Research

Fatherly Love for Women Weavers

 2026.3.5.

Chairman Kim Jong Il said:

"The great leader Comrade Kim Il Sung is the supreme revolutionary genius, the sun of the nation and the benevolent father of our people, who has built a socialist paradise on this land and brought the people the happiness and glory we see today, by leading the arduous Korean revolution along the path of trials to victory without the slightest vacillation."

The revolutionary leadership of the President Kim Il Sung who embodied the love for the people on the noblest level records a story about his fatherly love for the Korean women to make them a reliable builder of the Korean revolution, turning one of the wheels of the revolution.

On August 24, 1969, he visited the Suphung Branch Factory of the Kusong Textile Mill, looked round various places of the mill and met some women weavers.

Looking at the excited weavers tenderly, he asked them carefully when they started working at the factory, how much they were paid in a month, what their husbands did, how many people there were in the family, and where they lived. Then he asked one weaver what side dishes she ate at home.

When he was told that she cooked various dishes and soup from vegetables, he asked if she ate eggs.

For a moment, not only she but also other weavers couldn't answer the question of the President.
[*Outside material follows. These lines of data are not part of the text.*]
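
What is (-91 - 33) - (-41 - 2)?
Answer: -81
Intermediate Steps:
(-91 - 33) - (-41 - 2) = -124 - 1*(-43) = -124 + 43 = -81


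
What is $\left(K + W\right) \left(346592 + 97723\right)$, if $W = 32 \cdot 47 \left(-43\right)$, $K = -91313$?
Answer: $-69306475275$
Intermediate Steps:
$W = -64672$ ($W = 1504 \left(-43\right) = -64672$)
$\left(K + W\right) \left(346592 + 97723\right) = \left(-91313 - 64672\right) \left(346592 + 97723\right) = \left(-155985\right) 444315 = -69306475275$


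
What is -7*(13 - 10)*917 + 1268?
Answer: -17989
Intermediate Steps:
-7*(13 - 10)*917 + 1268 = -7*3*917 + 1268 = -21*917 + 1268 = -19257 + 1268 = -17989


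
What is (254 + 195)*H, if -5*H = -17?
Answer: 7633/5 ≈ 1526.6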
Most families were not yet well-off enough to buy eggs and meat frequently, and, moreover, they were too busy doing their work to grow vegetables or raise domestic animals.

Having noticed about this, he said that eggs and meat hadn't yet been being produced enough and asked a county official about the construction of the chicken plant in Sakju County in detail.

He continued that it is important to produce enough eggs for workers and it is necessary to build the chicken plant as soon as possible.

Before the President left the factory that day, he told officials to ensure that the factory should install the dust-cleaning device as soon as possible so as not to cause any harm to the health of the female workers. And he kindly shook hands with the weavers and earnestly hoped that all of them would boost production on a higher level.

That day, after he visited the factory, he convened a consultative meeting of the executive committee members of the North Phyongan Provincial Party Committee and chief secretaries of city and county Party committees. In the meeting, he said although many factories had been built in Sakju and other areas in North Phyongan Province, the supply of meat and eggs is not good enough for the workers. He continued that since Sakju county had a great amount of timber resources, we should make good use of wood to build chicken plants as soon as possible and supply enough eggs to the workers.

Indeed, the love and care of the President for the ordinary women weavers of the factory on an ordinary day were the fatherly love that even their own parents who had brought up them could not give.